Zwei Tage darauf starb der Kardinal an Lungenentzündung, genau wie Anaxaragus. Und Luisa ging nicht zu seiner Beerdigung.
D er Absturz mochte unabwendbar sein, doch er näherte sich mit großer Langsamkeit. 1929 musste Luisa in geschäftlichen Angelegenheiten nach Mailand reisen. Lorenzo Saracchi, der genaue, ernsthafte, getreue Rechenmeister, wusste nicht mehr, wie er das Desaster abwenden sollte.

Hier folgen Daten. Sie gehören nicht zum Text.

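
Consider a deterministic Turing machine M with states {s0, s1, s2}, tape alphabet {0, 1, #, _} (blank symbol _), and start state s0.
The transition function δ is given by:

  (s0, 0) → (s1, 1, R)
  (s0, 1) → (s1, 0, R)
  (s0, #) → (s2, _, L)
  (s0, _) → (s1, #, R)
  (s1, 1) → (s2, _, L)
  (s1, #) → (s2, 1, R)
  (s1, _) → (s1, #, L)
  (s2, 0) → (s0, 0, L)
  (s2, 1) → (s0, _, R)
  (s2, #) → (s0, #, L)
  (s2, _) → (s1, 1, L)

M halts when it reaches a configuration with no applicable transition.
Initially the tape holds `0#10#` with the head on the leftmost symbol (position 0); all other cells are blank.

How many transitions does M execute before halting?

state=s0 head=0 tape=[0]#10#_   (s0,0)→(s1,1,R)
state=s1 head=1 tape=1[#]10#_   (s1,#)→(s2,1,R)
state=s2 head=2 tape=11[1]0#_   (s2,1)→(s0,_,R)
state=s0 head=3 tape=11_[0]#_   (s0,0)→(s1,1,R)
state=s1 head=4 tape=11_1[#]_   (s1,#)→(s2,1,R)
state=s2 head=5 tape=11_11[_]   (s2,_)→(s1,1,L)
state=s1 head=4 tape=11_1[1]1   (s1,1)→(s2,_,L)
state=s2 head=3 tape=11_[1]_1   (s2,1)→(s0,_,R)
state=s0 head=4 tape=11__[_]1   (s0,_)→(s1,#,R)
state=s1 head=5 tape=11__#[1]   (s1,1)→(s2,_,L)
state=s2 head=4 tape=11__[#]_   (s2,#)→(s0,#,L)
state=s0 head=3 tape=11_[_]#_   (s0,_)→(s1,#,R)
state=s1 head=4 tape=11_#[#]_   (s1,#)→(s2,1,R)
state=s2 head=5 tape=11_#1[_]   (s2,_)→(s1,1,L)
state=s1 head=4 tape=11_#[1]1   (s1,1)→(s2,_,L)
state=s2 head=3 tape=11_[#]_1   (s2,#)→(s0,#,L)
state=s0 head=2 tape=11[_]#_1   (s0,_)→(s1,#,R)
state=s1 head=3 tape=11#[#]_1   (s1,#)→(s2,1,R)
state=s2 head=4 tape=11#1[_]1   (s2,_)→(s1,1,L)
state=s1 head=3 tape=11#[1]11   (s1,1)→(s2,_,L)
state=s2 head=2 tape=11[#]_11   (s2,#)→(s0,#,L)
state=s0 head=1 tape=1[1]#_11   (s0,1)→(s1,0,R)
state=s1 head=2 tape=10[#]_11   (s1,#)→(s2,1,R)
state=s2 head=3 tape=101[_]11   (s2,_)→(s1,1,L)
state=s1 head=2 tape=10[1]111   (s1,1)→(s2,_,L)
state=s2 head=1 tape=1[0]_111   (s2,0)→(s0,0,L)
state=s0 head=0 tape=[1]0_111   (s0,1)→(s1,0,R)
state=s1 head=1 tape=0[0]_111
M halts after 27 transitions.

27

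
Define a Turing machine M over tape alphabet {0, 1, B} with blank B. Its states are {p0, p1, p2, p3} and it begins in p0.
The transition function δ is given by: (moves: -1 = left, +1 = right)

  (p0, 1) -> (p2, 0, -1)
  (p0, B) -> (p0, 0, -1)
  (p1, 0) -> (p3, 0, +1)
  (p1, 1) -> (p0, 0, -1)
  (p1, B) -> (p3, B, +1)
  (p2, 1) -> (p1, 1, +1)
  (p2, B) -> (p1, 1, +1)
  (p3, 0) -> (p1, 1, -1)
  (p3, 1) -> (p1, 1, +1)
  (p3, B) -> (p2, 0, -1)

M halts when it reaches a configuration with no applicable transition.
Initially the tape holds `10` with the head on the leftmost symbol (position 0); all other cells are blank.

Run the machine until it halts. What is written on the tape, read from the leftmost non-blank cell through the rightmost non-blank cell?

state=p0 head=0 tape=B[1]0BBB   (p0,1)→(p2,0,-1)
state=p2 head=-1 tape=[B]00BBB   (p2,B)→(p1,1,+1)
state=p1 head=0 tape=1[0]0BBB   (p1,0)→(p3,0,+1)
state=p3 head=1 tape=10[0]BBB   (p3,0)→(p1,1,-1)
state=p1 head=0 tape=1[0]1BBB   (p1,0)→(p3,0,+1)
state=p3 head=1 tape=10[1]BBB   (p3,1)→(p1,1,+1)
state=p1 head=2 tape=101[B]BB   (p1,B)→(p3,B,+1)
state=p3 head=3 tape=101B[B]B   (p3,B)→(p2,0,-1)
state=p2 head=2 tape=101[B]0B   (p2,B)→(p1,1,+1)
state=p1 head=3 tape=1011[0]B   (p1,0)→(p3,0,+1)
state=p3 head=4 tape=10110[B]   (p3,B)→(p2,0,-1)
state=p2 head=3 tape=1011[0]0
The non-blank tape span at halt is 101100.

101100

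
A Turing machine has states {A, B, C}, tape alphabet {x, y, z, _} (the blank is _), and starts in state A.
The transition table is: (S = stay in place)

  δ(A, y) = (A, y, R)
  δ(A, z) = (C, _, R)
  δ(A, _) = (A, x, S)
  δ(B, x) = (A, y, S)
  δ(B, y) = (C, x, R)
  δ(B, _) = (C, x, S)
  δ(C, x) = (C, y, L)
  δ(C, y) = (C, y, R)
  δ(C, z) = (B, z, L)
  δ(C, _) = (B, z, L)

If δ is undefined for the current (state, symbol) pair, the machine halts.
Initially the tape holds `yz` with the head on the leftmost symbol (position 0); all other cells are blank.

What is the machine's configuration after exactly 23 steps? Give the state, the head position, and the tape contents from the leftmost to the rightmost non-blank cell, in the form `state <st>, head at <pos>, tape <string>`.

A | [y]z__   read y → write y, move R, go to A
A | y[z]__   read z → write _, move R, go to C
C | y_[_]_   read _ → write z, move L, go to B
B | y[_]z_   read _ → write x, move S, go to C
C | y[x]z_   read x → write y, move L, go to C
C | [y]yz_   read y → write y, move R, go to C
C | y[y]z_   read y → write y, move R, go to C
C | yy[z]_   read z → write z, move L, go to B
B | y[y]z_   read y → write x, move R, go to C
C | yx[z]_   read z → write z, move L, go to B
B | y[x]z_   read x → write y, move S, go to A
A | y[y]z_   read y → write y, move R, go to A
A | yy[z]_   read z → write _, move R, go to C
C | yy_[_]   read _ → write z, move L, go to B
B | yy[_]z   read _ → write x, move S, go to C
C | yy[x]z   read x → write y, move L, go to C
C | y[y]yz   read y → write y, move R, go to C
C | yy[y]z   read y → write y, move R, go to C
C | yyy[z]   read z → write z, move L, go to B
B | yy[y]z   read y → write x, move R, go to C
C | yyx[z]   read z → write z, move L, go to B
B | yy[x]z   read x → write y, move S, go to A
A | yy[y]z   read y → write y, move R, go to A
A | yyy[z]
After 23 steps: state A, head at 3, tape yyyz.

state A, head at 3, tape yyyz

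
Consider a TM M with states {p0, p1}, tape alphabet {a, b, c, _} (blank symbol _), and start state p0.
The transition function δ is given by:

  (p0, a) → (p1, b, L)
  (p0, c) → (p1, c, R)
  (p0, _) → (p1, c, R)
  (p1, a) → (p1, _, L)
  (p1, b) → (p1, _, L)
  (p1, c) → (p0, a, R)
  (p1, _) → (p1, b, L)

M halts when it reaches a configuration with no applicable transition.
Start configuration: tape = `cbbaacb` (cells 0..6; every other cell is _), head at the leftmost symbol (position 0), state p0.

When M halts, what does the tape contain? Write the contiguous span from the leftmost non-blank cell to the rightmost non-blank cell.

state=p0 head=0 tape=[c]bbaacb   (p0,c)→(p1,c,R)
state=p1 head=1 tape=c[b]baacb   (p1,b)→(p1,_,L)
state=p1 head=0 tape=[c]_baacb   (p1,c)→(p0,a,R)
state=p0 head=1 tape=a[_]baacb   (p0,_)→(p1,c,R)
state=p1 head=2 tape=ac[b]aacb   (p1,b)→(p1,_,L)
state=p1 head=1 tape=a[c]_aacb   (p1,c)→(p0,a,R)
state=p0 head=2 tape=aa[_]aacb   (p0,_)→(p1,c,R)
state=p1 head=3 tape=aac[a]acb   (p1,a)→(p1,_,L)
state=p1 head=2 tape=aa[c]_acb   (p1,c)→(p0,a,R)
state=p0 head=3 tape=aaa[_]acb   (p0,_)→(p1,c,R)
state=p1 head=4 tape=aaac[a]cb   (p1,a)→(p1,_,L)
state=p1 head=3 tape=aaa[c]_cb   (p1,c)→(p0,a,R)
state=p0 head=4 tape=aaaa[_]cb   (p0,_)→(p1,c,R)
state=p1 head=5 tape=aaaac[c]b   (p1,c)→(p0,a,R)
state=p0 head=6 tape=aaaaca[b]
The non-blank tape span at halt is aaaacab.

aaaacab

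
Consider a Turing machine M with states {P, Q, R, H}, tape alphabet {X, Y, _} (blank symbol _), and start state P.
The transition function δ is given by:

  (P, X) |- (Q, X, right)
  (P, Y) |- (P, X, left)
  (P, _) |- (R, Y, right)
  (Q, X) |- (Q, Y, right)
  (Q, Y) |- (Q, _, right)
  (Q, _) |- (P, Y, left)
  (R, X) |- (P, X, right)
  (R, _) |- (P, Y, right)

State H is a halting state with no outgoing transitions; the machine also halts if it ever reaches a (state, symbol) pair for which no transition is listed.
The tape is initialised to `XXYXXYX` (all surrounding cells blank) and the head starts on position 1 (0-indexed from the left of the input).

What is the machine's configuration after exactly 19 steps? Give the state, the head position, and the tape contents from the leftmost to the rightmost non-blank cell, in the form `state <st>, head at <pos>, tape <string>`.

state P, head at 8, tape XX_YYYXY_Y

state=P head=1 tape=X[X]YXXYX___   (P,X)→(Q,X,right)
state=Q head=2 tape=XX[Y]XXYX___   (Q,Y)→(Q,_,right)
state=Q head=3 tape=XX_[X]XYX___   (Q,X)→(Q,Y,right)
state=Q head=4 tape=XX_Y[X]YX___   (Q,X)→(Q,Y,right)
state=Q head=5 tape=XX_YY[Y]X___   (Q,Y)→(Q,_,right)
state=Q head=6 tape=XX_YY_[X]___   (Q,X)→(Q,Y,right)
state=Q head=7 tape=XX_YY_Y[_]__   (Q,_)→(P,Y,left)
state=P head=6 tape=XX_YY_[Y]Y__   (P,Y)→(P,X,left)
state=P head=5 tape=XX_YY[_]XY__   (P,_)→(R,Y,right)
state=R head=6 tape=XX_YYY[X]Y__   (R,X)→(P,X,right)
state=P head=7 tape=XX_YYYX[Y]__   (P,Y)→(P,X,left)
state=P head=6 tape=XX_YYY[X]X__   (P,X)→(Q,X,right)
state=Q head=7 tape=XX_YYYX[X]__   (Q,X)→(Q,Y,right)
state=Q head=8 tape=XX_YYYXY[_]_   (Q,_)→(P,Y,left)
state=P head=7 tape=XX_YYYX[Y]Y_   (P,Y)→(P,X,left)
state=P head=6 tape=XX_YYY[X]XY_   (P,X)→(Q,X,right)
state=Q head=7 tape=XX_YYYX[X]Y_   (Q,X)→(Q,Y,right)
state=Q head=8 tape=XX_YYYXY[Y]_   (Q,Y)→(Q,_,right)
state=Q head=9 tape=XX_YYYXY_[_]   (Q,_)→(P,Y,left)
state=P head=8 tape=XX_YYYXY[_]Y
After 19 steps: state P, head at 8, tape XX_YYYXY_Y.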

Er empfing sie mit strengem Gesichtsausdruck, in der Hoffnung, es könne ihm gelingen, ihrer Verschwendungssucht einen Riegel vorzuschieben. Andererseits kannte Saracchi seine Klientin nur zu gut und ahnte, dass alle Bilanzen der Welt, alle Alarmrufe und gerunzelten Augenbrauen nur eine vorübergehende Wirkung zeitigen würden, wenn überhaupt. Weiterhin war er Camillo Casatis Buchhalter, der war wenigstens vernünftig. Verlangte Camillo Neues über seine Frau zu hören? Ich stelle mir vor, wie er eine betrübte Miene aufsetzt, als er von Luisas schwindelerregenden Ausgaben hört, und insgeheim erleichtert ist, das sinkende Schiff rechtzeitig verlassen zu haben. Luisas Konto war zwar noch im Plus, doch es schmolz furchterregend schnell zusammen, und wenn dieses Guthaben aufgezehrt war, würde es nichts mehr zu holen geben. Das trieb den gewissenhaften Berater zur Verzweiflung. Luisa präsentierte ihm die Rechnung für den Cagliostro-Ball: 500000 Goldfranc, davon allein 120000 für die Beleuchtung. Das raubte Saracchi den Schlaf, tausend schwarze Kerzen leuchteten ihm in seiner Schlaflosigkeit.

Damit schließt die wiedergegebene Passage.